Bank of Canada Raises Interest Rate For 1st Time in 7 Years to 0.75%
Loonie gains more than 1 cent US after rate hike
The Bank of Canada has raised its key interest rate as expected to 0.75 per cent — the central bank’s first move upward in the cost of borrowing in seven years.
The bank’s target for the overnight rate — at which major financial institutions make one-day loans to each other — moved up by one-quarter of a percentage point from 0.50 per cent.

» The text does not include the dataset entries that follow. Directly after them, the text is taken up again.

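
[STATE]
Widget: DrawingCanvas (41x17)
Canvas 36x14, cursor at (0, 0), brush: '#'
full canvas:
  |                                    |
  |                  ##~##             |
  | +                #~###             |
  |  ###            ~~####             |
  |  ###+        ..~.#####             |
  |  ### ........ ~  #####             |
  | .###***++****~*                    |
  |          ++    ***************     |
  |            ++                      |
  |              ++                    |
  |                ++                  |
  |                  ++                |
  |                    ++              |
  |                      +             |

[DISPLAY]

+                                        
                  ##~##                  
 +                #~###                  
  ###            ~~####                  
  ###+        ..~.#####                  
  ### ........ ~  #####                  
 .###***++****~*                         
          ++    ***************          
            ++                           
              ++                         
                ++                       
                  ++                     
                    ++                   
                      +                  
                                         
                                         
                                         


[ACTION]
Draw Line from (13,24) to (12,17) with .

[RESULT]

+                                        
                  ##~##                  
 +                #~###                  
  ###            ~~####                  
  ###+        ..~.#####                  
  ### ........ ~  #####                  
 .###***++****~*                         
          ++    ***************          
            ++                           
              ++                         
                ++                       
                  ++                     
                 ....+                   
                     ....                
                                         
                                         
                                         


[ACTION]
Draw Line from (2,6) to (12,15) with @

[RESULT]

+                                        
                  ##~##                  
 +    @           #~###                  
  ###  @         ~~####                  
  ###+  @     ..~.#####                  
  ### ...@.... ~  #####                  
 .###***++@***~*                         
          @+    ***************          
           @++                           
            @ ++                         
             @  ++                       
              @   ++                     
               @ ....+                   
                     ....                
                                         
                                         
                                         


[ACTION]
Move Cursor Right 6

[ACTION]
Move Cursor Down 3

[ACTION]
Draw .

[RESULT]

                                         
                  ##~##                  
 +    @           #~###                  
  ### .@         ~~####                  
  ###+  @     ..~.#####                  
  ### ...@.... ~  #####                  
 .###***++@***~*                         
          @+    ***************          
           @++                           
            @ ++                         
             @  ++                       
              @   ++                     
               @ ....+                   
                     ....                
                                         
                                         
                                         


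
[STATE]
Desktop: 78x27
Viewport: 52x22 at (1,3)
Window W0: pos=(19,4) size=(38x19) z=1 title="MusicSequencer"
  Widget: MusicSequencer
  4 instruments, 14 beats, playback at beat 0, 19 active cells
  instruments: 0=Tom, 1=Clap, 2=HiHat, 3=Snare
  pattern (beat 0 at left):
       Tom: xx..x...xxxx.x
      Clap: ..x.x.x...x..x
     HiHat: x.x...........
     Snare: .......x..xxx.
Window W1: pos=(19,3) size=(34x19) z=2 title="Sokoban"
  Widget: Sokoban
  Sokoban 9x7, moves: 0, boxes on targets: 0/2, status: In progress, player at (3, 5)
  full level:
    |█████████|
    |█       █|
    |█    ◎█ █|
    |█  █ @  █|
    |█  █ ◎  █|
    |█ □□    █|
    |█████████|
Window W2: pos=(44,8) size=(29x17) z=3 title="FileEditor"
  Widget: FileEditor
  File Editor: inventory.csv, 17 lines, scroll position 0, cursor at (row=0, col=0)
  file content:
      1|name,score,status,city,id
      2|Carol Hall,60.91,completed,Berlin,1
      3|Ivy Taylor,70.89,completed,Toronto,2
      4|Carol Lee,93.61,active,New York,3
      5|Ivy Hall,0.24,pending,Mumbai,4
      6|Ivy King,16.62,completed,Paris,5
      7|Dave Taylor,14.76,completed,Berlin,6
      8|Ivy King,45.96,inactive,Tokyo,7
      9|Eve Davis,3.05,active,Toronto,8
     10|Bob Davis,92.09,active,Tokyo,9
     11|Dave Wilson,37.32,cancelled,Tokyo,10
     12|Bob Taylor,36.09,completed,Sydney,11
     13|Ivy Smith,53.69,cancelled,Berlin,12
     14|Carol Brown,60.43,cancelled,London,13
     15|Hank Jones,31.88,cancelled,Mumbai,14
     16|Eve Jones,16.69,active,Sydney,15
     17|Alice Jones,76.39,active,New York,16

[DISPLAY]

                  ┏━━━━━━━━━━━━━━━━━━━━━━━━━━━━━━━━┓
                  ┃ Sokoban                        ┃
                  ┠────────────────────────────────┨
                  ┃█████████                       ┃
                  ┃█       █                       ┃
                  ┃█    ◎█ █               ┏━━━━━━━━
                  ┃█  █ @  █               ┃ FileEdi
                  ┃█  █ ◎  █               ┠────────
                  ┃█ □□    █               ┃█ame,sco
                  ┃█████████               ┃Carol Ha
                  ┃Moves: 0  0/2           ┃Ivy Tayl
                  ┃                        ┃Carol Le
                  ┃                        ┃Ivy Hall
                  ┃                        ┃Ivy King
                  ┃                        ┃Dave Tay
                  ┃                        ┃Ivy King
                  ┃                        ┃Eve Davi
                  ┃                        ┃Bob Davi
                  ┗━━━━━━━━━━━━━━━━━━━━━━━━┃Dave Wil
                  ┗━━━━━━━━━━━━━━━━━━━━━━━━┃Bob Tayl
                                           ┃Ivy Smit
                                           ┗━━━━━━━━


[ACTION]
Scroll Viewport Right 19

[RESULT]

━━━━━━━━━━━━━━━━━━━━━━━━━━━━━━━━┓                   
 Sokoban                        ┃━━━┓               
────────────────────────────────┨   ┃               
█████████                       ┃───┨               
█       █                       ┃   ┃               
█    ◎█ █               ┏━━━━━━━━━━━━━━━━━━━━━━━━━━━
█  █ @  █               ┃ FileEditor                
█  █ ◎  █               ┠───────────────────────────
█ □□    █               ┃█ame,score,status,city,id ▲
█████████               ┃Carol Hall,60.91,completed█
Moves: 0  0/2           ┃Ivy Taylor,70.89,completed░
                        ┃Carol Lee,93.61,active,New░
                        ┃Ivy Hall,0.24,pending,Mumb░
                        ┃Ivy King,16.62,completed,P░
                        ┃Dave Taylor,14.76,complete░
                        ┃Ivy King,45.96,inactive,To░
                        ┃Eve Davis,3.05,active,Toro░
                        ┃Bob Davis,92.09,active,Tok░
━━━━━━━━━━━━━━━━━━━━━━━━┃Dave Wilson,37.32,cancelle░
━━━━━━━━━━━━━━━━━━━━━━━━┃Bob Taylor,36.09,completed░
                        ┃Ivy Smith,53.69,cancelled,▼
                        ┗━━━━━━━━━━━━━━━━━━━━━━━━━━━


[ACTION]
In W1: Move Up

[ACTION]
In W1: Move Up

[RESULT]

━━━━━━━━━━━━━━━━━━━━━━━━━━━━━━━━┓                   
 Sokoban                        ┃━━━┓               
────────────────────────────────┨   ┃               
█████████                       ┃───┨               
█    @  █                       ┃   ┃               
█    ◎█ █               ┏━━━━━━━━━━━━━━━━━━━━━━━━━━━
█  █    █               ┃ FileEditor                
█  █ ◎  █               ┠───────────────────────────
█ □□    █               ┃█ame,score,status,city,id ▲
█████████               ┃Carol Hall,60.91,completed█
Moves: 2  0/2           ┃Ivy Taylor,70.89,completed░
                        ┃Carol Lee,93.61,active,New░
                        ┃Ivy Hall,0.24,pending,Mumb░
                        ┃Ivy King,16.62,completed,P░
                        ┃Dave Taylor,14.76,complete░
                        ┃Ivy King,45.96,inactive,To░
                        ┃Eve Davis,3.05,active,Toro░
                        ┃Bob Davis,92.09,active,Tok░
━━━━━━━━━━━━━━━━━━━━━━━━┃Dave Wilson,37.32,cancelle░
━━━━━━━━━━━━━━━━━━━━━━━━┃Bob Taylor,36.09,completed░
                        ┃Ivy Smith,53.69,cancelled,▼
                        ┗━━━━━━━━━━━━━━━━━━━━━━━━━━━


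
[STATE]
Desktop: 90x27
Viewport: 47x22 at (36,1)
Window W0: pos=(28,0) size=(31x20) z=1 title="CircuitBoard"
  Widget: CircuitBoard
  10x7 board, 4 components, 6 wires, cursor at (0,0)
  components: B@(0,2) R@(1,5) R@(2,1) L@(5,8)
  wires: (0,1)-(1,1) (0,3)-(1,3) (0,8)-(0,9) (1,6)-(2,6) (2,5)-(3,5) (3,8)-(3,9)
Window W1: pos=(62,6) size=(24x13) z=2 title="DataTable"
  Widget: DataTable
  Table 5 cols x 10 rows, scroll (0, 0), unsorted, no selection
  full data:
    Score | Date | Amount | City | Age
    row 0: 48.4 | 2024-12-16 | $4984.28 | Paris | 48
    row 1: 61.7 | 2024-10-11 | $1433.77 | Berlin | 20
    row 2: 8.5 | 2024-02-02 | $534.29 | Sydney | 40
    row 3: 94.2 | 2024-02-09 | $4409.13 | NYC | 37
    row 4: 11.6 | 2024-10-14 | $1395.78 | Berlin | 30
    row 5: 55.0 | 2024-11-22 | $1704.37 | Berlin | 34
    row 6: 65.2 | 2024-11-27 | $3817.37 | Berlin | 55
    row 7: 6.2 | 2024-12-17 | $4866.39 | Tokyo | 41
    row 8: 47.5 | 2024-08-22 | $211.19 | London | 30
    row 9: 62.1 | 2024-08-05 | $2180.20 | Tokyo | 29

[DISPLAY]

tBoard                ┃                        
──────────────────────┨                        
2 3 4 5 6 7 8 9       ┃                        
 ·   B   ·            ┃                        
 │       │            ┃                        
 ·       ·       R   ·┃   ┏━━━━━━━━━━━━━━━━━━━━
                     │┃   ┃ DataTable          
 R               ·   ·┃   ┠────────────────────
                 │    ┃   ┃Score│Date      │Amo
                 ·    ┃   ┃─────┼──────────┼───
                      ┃   ┃48.4 │2024-12-16│$49
                      ┃   ┃61.7 │2024-10-11│$14
                      ┃   ┃8.5  │2024-02-02│$53
                      ┃   ┃94.2 │2024-02-09│$44
                      ┃   ┃11.6 │2024-10-14│$13
                      ┃   ┃55.0 │2024-11-22│$17
 (0,0)                ┃   ┃65.2 │2024-11-27│$38
                      ┃   ┗━━━━━━━━━━━━━━━━━━━━
━━━━━━━━━━━━━━━━━━━━━━┛                        
                                               
                                               
                                               


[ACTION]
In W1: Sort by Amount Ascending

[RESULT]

tBoard                ┃                        
──────────────────────┨                        
2 3 4 5 6 7 8 9       ┃                        
 ·   B   ·            ┃                        
 │       │            ┃                        
 ·       ·       R   ·┃   ┏━━━━━━━━━━━━━━━━━━━━
                     │┃   ┃ DataTable          
 R               ·   ·┃   ┠────────────────────
                 │    ┃   ┃Score│Date      │Amo
                 ·    ┃   ┃─────┼──────────┼───
                      ┃   ┃47.5 │2024-08-22│$21
                      ┃   ┃8.5  │2024-02-02│$53
                      ┃   ┃11.6 │2024-10-14│$13
                      ┃   ┃61.7 │2024-10-11│$14
                      ┃   ┃55.0 │2024-11-22│$17
                      ┃   ┃62.1 │2024-08-05│$21
 (0,0)                ┃   ┃65.2 │2024-11-27│$38
                      ┃   ┗━━━━━━━━━━━━━━━━━━━━
━━━━━━━━━━━━━━━━━━━━━━┛                        
                                               
                                               
                                               


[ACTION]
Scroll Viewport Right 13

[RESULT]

               ┃                               
───────────────┨                               
 6 7 8 9       ┃                               
  ·            ┃                               
  │            ┃                               
  ·       R   ·┃   ┏━━━━━━━━━━━━━━━━━━━━━━┓    
              │┃   ┃ DataTable            ┃    
          ·   ·┃   ┠──────────────────────┨    
          │    ┃   ┃Score│Date      │Amoun┃    
          ·    ┃   ┃─────┼──────────┼─────┃    
               ┃   ┃47.5 │2024-08-22│$211.┃    
               ┃   ┃8.5  │2024-02-02│$534.┃    
               ┃   ┃11.6 │2024-10-14│$1395┃    
               ┃   ┃61.7 │2024-10-11│$1433┃    
               ┃   ┃55.0 │2024-11-22│$1704┃    
               ┃   ┃62.1 │2024-08-05│$2180┃    
               ┃   ┃65.2 │2024-11-27│$3817┃    
               ┃   ┗━━━━━━━━━━━━━━━━━━━━━━┛    
━━━━━━━━━━━━━━━┛                               
                                               
                                               
                                               


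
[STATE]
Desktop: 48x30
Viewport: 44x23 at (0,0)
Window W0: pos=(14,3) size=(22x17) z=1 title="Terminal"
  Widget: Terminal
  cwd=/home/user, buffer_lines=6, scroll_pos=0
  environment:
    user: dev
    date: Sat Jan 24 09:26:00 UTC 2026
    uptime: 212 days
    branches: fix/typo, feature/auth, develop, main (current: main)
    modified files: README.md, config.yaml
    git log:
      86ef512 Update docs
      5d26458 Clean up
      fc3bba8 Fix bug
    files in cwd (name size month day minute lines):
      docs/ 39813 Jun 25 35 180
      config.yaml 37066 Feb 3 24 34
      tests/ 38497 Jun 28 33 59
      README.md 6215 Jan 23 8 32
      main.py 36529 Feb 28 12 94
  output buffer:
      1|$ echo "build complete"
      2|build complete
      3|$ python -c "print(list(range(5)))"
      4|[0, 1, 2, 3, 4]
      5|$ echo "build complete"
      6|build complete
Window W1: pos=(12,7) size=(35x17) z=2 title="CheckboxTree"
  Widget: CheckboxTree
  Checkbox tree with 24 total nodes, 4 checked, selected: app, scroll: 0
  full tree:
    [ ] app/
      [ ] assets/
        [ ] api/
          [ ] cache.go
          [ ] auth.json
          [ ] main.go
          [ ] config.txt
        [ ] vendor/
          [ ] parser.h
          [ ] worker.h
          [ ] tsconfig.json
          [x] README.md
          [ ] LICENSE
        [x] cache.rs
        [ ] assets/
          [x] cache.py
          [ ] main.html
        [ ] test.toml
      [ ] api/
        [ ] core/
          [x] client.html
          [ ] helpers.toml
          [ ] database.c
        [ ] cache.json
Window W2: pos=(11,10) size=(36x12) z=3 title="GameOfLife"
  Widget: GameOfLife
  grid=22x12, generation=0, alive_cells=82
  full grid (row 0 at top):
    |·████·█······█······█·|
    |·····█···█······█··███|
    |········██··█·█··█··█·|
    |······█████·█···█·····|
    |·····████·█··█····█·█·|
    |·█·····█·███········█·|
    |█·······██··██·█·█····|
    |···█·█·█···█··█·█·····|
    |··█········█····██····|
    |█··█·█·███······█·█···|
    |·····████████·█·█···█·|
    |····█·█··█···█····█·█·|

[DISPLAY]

                                            
                                            
                                            
              ┏━━━━━━━━━━━━━━━━━━━━┓        
              ┃ Terminal           ┃        
              ┠────────────────────┨        
              ┃$ echo "build comple┃        
            ┏━━━━━━━━━━━━━━━━━━━━━━━━━━━━━━━
            ┃ CheckboxTree                  
            ┠───────────────────────────────
           ┏━━━━━━━━━━━━━━━━━━━━━━━━━━━━━━━━
           ┃ GameOfLife                     
           ┠────────────────────────────────
           ┃Gen: 0                          
           ┃········██··█·█··█··█·          
           ┃······█████·█···█·····          
           ┃·····████·█··█····█·█·          
           ┃·█·····█·███········█·          
           ┃█·······██··██·█·█····          
           ┃···█·█·█···█··█·█·····          
           ┃··█········█····██····          
           ┗━━━━━━━━━━━━━━━━━━━━━━━━━━━━━━━━
            ┃       [ ] LICENSE             


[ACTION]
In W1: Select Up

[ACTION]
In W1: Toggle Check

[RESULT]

                                            
                                            
                                            
              ┏━━━━━━━━━━━━━━━━━━━━┓        
              ┃ Terminal           ┃        
              ┠────────────────────┨        
              ┃$ echo "build comple┃        
            ┏━━━━━━━━━━━━━━━━━━━━━━━━━━━━━━━
            ┃ CheckboxTree                  
            ┠───────────────────────────────
           ┏━━━━━━━━━━━━━━━━━━━━━━━━━━━━━━━━
           ┃ GameOfLife                     
           ┠────────────────────────────────
           ┃Gen: 0                          
           ┃········██··█·█··█··█·          
           ┃······█████·█···█·····          
           ┃·····████·█··█····█·█·          
           ┃·█·····█·███········█·          
           ┃█·······██··██·█·█····          
           ┃···█·█·█···█··█·█·····          
           ┃··█········█····██····          
           ┗━━━━━━━━━━━━━━━━━━━━━━━━━━━━━━━━
            ┃       [x] LICENSE             


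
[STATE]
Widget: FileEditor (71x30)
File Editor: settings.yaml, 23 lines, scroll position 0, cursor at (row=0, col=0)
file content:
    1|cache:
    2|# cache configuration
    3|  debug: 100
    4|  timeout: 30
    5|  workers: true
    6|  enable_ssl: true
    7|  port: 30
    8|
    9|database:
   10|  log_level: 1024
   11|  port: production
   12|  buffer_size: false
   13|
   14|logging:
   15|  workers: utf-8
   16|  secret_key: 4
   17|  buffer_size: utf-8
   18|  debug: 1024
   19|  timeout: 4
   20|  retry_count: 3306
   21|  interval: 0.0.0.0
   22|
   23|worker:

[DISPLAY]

█ache:                                                                ▲
# cache configuration                                                 █
  debug: 100                                                          ░
  timeout: 30                                                         ░
  workers: true                                                       ░
  enable_ssl: true                                                    ░
  port: 30                                                            ░
                                                                      ░
database:                                                             ░
  log_level: 1024                                                     ░
  port: production                                                    ░
  buffer_size: false                                                  ░
                                                                      ░
logging:                                                              ░
  workers: utf-8                                                      ░
  secret_key: 4                                                       ░
  buffer_size: utf-8                                                  ░
  debug: 1024                                                         ░
  timeout: 4                                                          ░
  retry_count: 3306                                                   ░
  interval: 0.0.0.0                                                   ░
                                                                      ░
worker:                                                               ░
                                                                      ░
                                                                      ░
                                                                      ░
                                                                      ░
                                                                      ░
                                                                      ░
                                                                      ▼


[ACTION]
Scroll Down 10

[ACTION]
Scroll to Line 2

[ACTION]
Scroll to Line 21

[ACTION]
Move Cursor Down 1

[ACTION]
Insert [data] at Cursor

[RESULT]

cache:                                                                ▲
data█ cache configuration                                             █
  debug: 100                                                          ░
  timeout: 30                                                         ░
  workers: true                                                       ░
  enable_ssl: true                                                    ░
  port: 30                                                            ░
                                                                      ░
database:                                                             ░
  log_level: 1024                                                     ░
  port: production                                                    ░
  buffer_size: false                                                  ░
                                                                      ░
logging:                                                              ░
  workers: utf-8                                                      ░
  secret_key: 4                                                       ░
  buffer_size: utf-8                                                  ░
  debug: 1024                                                         ░
  timeout: 4                                                          ░
  retry_count: 3306                                                   ░
  interval: 0.0.0.0                                                   ░
                                                                      ░
worker:                                                               ░
                                                                      ░
                                                                      ░
                                                                      ░
                                                                      ░
                                                                      ░
                                                                      ░
                                                                      ▼


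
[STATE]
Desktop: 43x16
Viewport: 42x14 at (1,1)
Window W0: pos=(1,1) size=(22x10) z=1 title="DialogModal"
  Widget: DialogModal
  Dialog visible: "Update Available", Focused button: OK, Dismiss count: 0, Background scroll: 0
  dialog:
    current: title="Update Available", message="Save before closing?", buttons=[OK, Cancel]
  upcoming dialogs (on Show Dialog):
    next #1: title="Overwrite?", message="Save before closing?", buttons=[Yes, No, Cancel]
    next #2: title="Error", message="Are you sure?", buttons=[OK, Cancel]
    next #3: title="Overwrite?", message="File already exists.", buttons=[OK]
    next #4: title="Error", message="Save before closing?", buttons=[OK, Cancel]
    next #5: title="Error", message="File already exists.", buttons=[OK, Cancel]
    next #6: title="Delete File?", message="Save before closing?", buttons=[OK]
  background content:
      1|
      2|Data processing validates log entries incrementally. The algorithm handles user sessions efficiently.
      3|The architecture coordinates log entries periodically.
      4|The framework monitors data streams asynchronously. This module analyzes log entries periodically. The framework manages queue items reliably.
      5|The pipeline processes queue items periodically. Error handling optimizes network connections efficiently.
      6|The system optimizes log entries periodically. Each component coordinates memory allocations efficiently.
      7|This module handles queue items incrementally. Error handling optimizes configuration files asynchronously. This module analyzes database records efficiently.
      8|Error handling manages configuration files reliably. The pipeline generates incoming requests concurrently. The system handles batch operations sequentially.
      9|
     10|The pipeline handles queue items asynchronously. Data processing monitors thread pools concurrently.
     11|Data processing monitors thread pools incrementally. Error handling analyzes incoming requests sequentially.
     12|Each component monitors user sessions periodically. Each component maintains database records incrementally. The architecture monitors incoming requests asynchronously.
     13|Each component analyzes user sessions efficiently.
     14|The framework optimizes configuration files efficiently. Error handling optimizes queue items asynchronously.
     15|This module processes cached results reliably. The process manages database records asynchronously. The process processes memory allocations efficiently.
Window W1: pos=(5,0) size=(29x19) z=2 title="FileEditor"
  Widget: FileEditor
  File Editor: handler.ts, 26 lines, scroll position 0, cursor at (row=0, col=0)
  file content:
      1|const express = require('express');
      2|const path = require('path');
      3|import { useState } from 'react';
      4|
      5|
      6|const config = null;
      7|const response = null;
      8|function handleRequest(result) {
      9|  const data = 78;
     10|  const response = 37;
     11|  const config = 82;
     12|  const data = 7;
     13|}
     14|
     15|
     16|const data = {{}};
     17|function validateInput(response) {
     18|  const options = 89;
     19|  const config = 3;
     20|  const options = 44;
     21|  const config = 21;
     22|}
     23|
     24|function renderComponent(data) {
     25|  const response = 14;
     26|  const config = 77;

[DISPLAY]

┏━━━┃ FileEditor                ┃         
┃ Di┠───────────────────────────┨         
┠───┃█onst express = require('e▲┃         
┃  ┌┃const path = require('path█┃         
┃Da│┃import { useState } from '░┃         
┃Th│┃                          ░┃         
┃Th│┃                          ░┃         
┃Th└┃const config = null;      ░┃         
┃The┃const response = null;    ░┃         
┗━━━┃function handleRequest(res░┃         
    ┃  const data = 78;        ░┃         
    ┃  const response = 37;    ░┃         
    ┃  const config = 82;      ░┃         
    ┃  const data = 7;         ░┃         


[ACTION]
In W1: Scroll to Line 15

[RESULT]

┏━━━┃ FileEditor                ┃         
┃ Di┠───────────────────────────┨         
┠───┃  const data = 7;         ▲┃         
┃  ┌┃}                         ░┃         
┃Da│┃                          ░┃         
┃Th│┃                          ░┃         
┃Th│┃const data = {{}};        ░┃         
┃Th└┃function validateInput(res░┃         
┃The┃  const options = 89;     ░┃         
┗━━━┃  const config = 3;       ░┃         
    ┃  const options = 44;     ░┃         
    ┃  const config = 21;      ░┃         
    ┃}                         ░┃         
    ┃                          ░┃         


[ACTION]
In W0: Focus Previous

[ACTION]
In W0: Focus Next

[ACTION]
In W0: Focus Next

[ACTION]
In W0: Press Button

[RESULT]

┏━━━┃ FileEditor                ┃         
┃ Di┠───────────────────────────┨         
┠───┃  const data = 7;         ▲┃         
┃   ┃}                         ░┃         
┃Dat┃                          ░┃         
┃The┃                          ░┃         
┃The┃const data = {{}};        ░┃         
┃The┃function validateInput(res░┃         
┃The┃  const options = 89;     ░┃         
┗━━━┃  const config = 3;       ░┃         
    ┃  const options = 44;     ░┃         
    ┃  const config = 21;      ░┃         
    ┃}                         ░┃         
    ┃                          ░┃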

- Interest rates have finally increased: How that could affect your loans
- Interest hike will affect lines of credit: here’s how to manage it
In a statement accompanying the rate decision, the central bank said the Canadian economy has been robust, fuelled by household spending.
“As a result, a significant amount of economic slack has been absorbed,” the bank said, adding that the remaining slack is expected to be gone around the end of this year, which is earlier than the bank anticipated in its April Monetary Policy Report.
The move means consumers will likely pay more for borrowing such as variable-rate mortgages and lines of credit.
In the wake of the rate hike, the Canadian dollar shot up. The loonie was up 1.05 cents at 78.48 cents US as of 4:33 p.m. ET on Wednesday. The daily average exchange rate for the Canadian dollar on Wednesday was 78.16 cents US, up 0.76 cents from Tuesday’s average.
The interest rate increase had been widely expected after senior Bank of Canada officials signalled in speeches and interviews over the past weeks that lower rates had done their job, and the Canadian economy was performing well.
Speaking at a news conference on Wednesday in Ottawa, Bank of Canada governor Stephen Poloz acknowledged that the bank raised its key rate despite inflation currently lagging below its stated target of two per cent. Poloz said the bank considers that weakness in inflation to be temporary.
“It is worth remembering that it can take 18 to 24 months for a monetary policy action to have its full effect on inflation. This means that central banks must target future inflation by anticipating future deviations from target.”
“It is about where we expect inflation to be,” Poloz told reporters.
The bank is currently expecting a “modest overshoot” of the two per cent inflation target in 2019.
More increases seen coming
RBC chief economist Craig Wright thinks the bank’s move signals a turning point to a longer-term trend in rising interest rates.
“I think it’s the Bank of Canada having confidence that the breadth and durability of the expansion in Canada can sustain these small increases in interest rates,” Wright told CBC News Network.
Sherry Cooper, chief economist at Dominion Lending Centres, said she expects another rate hike in the fourth quarter of this year.
“The Federal Reserve will also likely increase rates in [the fourth quarter],” Cooper said in a release. “Look for a slow crawl upward in interest rates from both central banks in 2018.”
The economy “can handle very well this move we have today and of course you need to preface that with an acknowledgment that of course interest rates are still very low,” Poloz told reporters.
“People need to understand that in the full course of time I don’t doubt that interest rates will move higher, but there’s no predetermined path in mind at this stage.”
Any future changes to the central bank’s key interest rate will depend on economic data in the months ahead, he added.
The bank’s next decision on interest rates is scheduled for Sept. 6.
The Bank of Canada hadn’t increased the overnight rate since August 2010, when it nudged it up to one per cent. After Poloz took over as governor of the bank, the rate was lowered twice in 2015 to 0.5, where it remained until Wednesday.
With the economy performing well, the bank has also nudged up its forecast for growth this year. The bank said real gross domestic product (GDP) is now expected to grow by 2.8 per cent in 2017, up from the April outlook of 2.6 per cent.
The central bank said growth is expected to moderate over the next two years, coming in at two per cent in 2018 and 1.6 per cent in 2019.